“Governmental actions should be neither secret nor unjust. . . . If we cannot get justice through the courts, every newspaper in the United States shall have the facts as we have them and then see what the opinion of the world will be.” osa Sutton [A Soul on Trial pgs. 183, 62]
Rosa Sutton’s statements reveal why this story mattered so much a century ago—and why it should now. The need for governmental transparency on matters unrelated to national security is central to democracy. In this case, the secret element was what was not examined and what was not said at the 1907 investigation into Sutton’s death (or what was not in the official record). Secrecy is often behind a person’s alleged failure of memory when that failure is convenient. And Americans’ weapons against government reticence have long been their journalists.
In this case, an unknown Oregon housewife had opportunities in 1909 that her mother would not have had a generation earlier. At the end of the nineteenth century, the nation had become a neighborhood, and its newspapers proliferated. New modes of transportation and communication led to the exploding population of America’s cities. “Public opinion” was no longer confined to the educated middle classes—a vast urban and immigrant population now turned to morning, afternoon, and evening papers for information and entertainment. For reporters, the story of a heartbroken mother confronting a military bureaucracy proved irresistible; the paranormal aspects of the Sutton story only added to its potential to fascinate.

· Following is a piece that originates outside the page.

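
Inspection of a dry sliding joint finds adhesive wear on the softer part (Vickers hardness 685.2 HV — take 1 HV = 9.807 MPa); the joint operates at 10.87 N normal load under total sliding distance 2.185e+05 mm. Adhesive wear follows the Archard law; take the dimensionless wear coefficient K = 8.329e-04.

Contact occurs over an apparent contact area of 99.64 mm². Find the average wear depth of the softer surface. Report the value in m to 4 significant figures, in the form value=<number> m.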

It was the job of the papers—the only media at that time—to be guardians of democracy and the legal system that is key to making democracy work. A century ago, men and women, including public figures, depended on the newspapers for the most basic information—even information about their own family members. Telephones were still not used widely. In a very real sense, the press corps became a third protagonist in this story.
Rosa Sutton’s story would compete for attention on the new wire services with the Wright brothers’ daring flights, urban calamities, or any one of several grisly criminal trials. All the major New York papers followed her campaign, including respectable ones such as the staid Evening Post and the New York Times, The case also stimulated the decade-old circulation war between Joseph Pulitzer’s New York World and William Randolph Hearst’s New York Evening Journal.